Posted by on Oct 28, 2013 in Debt | 0 comments

Consolidating debt can significantly reduce interest rates on your unsecured loans such as credit cards, personal loans, medical bills and more. This could make a difference for you when it comes to your monthly payments as well as the amount of time you’ll spend in debt.

How to Get Started
The first step is finding a debt consolidation program that works for you. Many providers are non-profit organizations, and some can be found exclusively online. Most consolidation services also offer credit counseling programs to educate you about basic home finance skills such as budgeting and financial planning.

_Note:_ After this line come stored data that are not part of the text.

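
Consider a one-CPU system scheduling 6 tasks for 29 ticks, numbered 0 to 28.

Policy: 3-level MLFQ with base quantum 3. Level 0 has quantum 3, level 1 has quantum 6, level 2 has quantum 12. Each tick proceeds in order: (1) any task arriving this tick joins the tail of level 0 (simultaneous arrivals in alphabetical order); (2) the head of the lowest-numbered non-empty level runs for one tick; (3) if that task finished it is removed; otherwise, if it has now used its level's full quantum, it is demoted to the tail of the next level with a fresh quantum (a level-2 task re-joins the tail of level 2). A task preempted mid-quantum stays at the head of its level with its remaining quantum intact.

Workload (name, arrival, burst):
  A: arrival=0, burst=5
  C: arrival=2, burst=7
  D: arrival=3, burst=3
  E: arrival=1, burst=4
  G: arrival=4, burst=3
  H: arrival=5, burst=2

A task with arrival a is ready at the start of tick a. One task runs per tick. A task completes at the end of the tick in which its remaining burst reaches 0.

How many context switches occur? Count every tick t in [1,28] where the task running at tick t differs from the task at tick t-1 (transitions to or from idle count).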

Once you’ve found a debt consolidation provider, the next step is sharing with them information about your debts, loans and creditors. You will sign up for an account that handles all of the payments on your debts each month. As long as you pay a monthly fee, the consolidation provider pays off your debts in regular, on-time installments.

How Debt Consolidation Helps You Save
You save money by using debt consolidation because the provider gets you reduced interest rates. The consolidator will call your creditors and negotiate with them to give you reduced rates, the savings of which they will then pass on to you in the form of reducing the term of your loan, so you spend less time paying it off. You then pay the debt consolidation service a monthly amount affordable for you.

Debt consolidation can also help you save in the long run by improving your credit score. Your debt-to-equity ratio will improve more quickly, and your credit report will show that you make regular payments every month on all your debts. An improved credit score may mean that you are eligible for better interest rates on mortgages, car loans or other major purchases in the future, which could save you thousands of dollars in the long run.

You don’t need your life to revolve around your debts. Get them paid off quickly with debt consolidation services and you can free up that part of your budget for savings or meaningful expenditures for yourself and your family.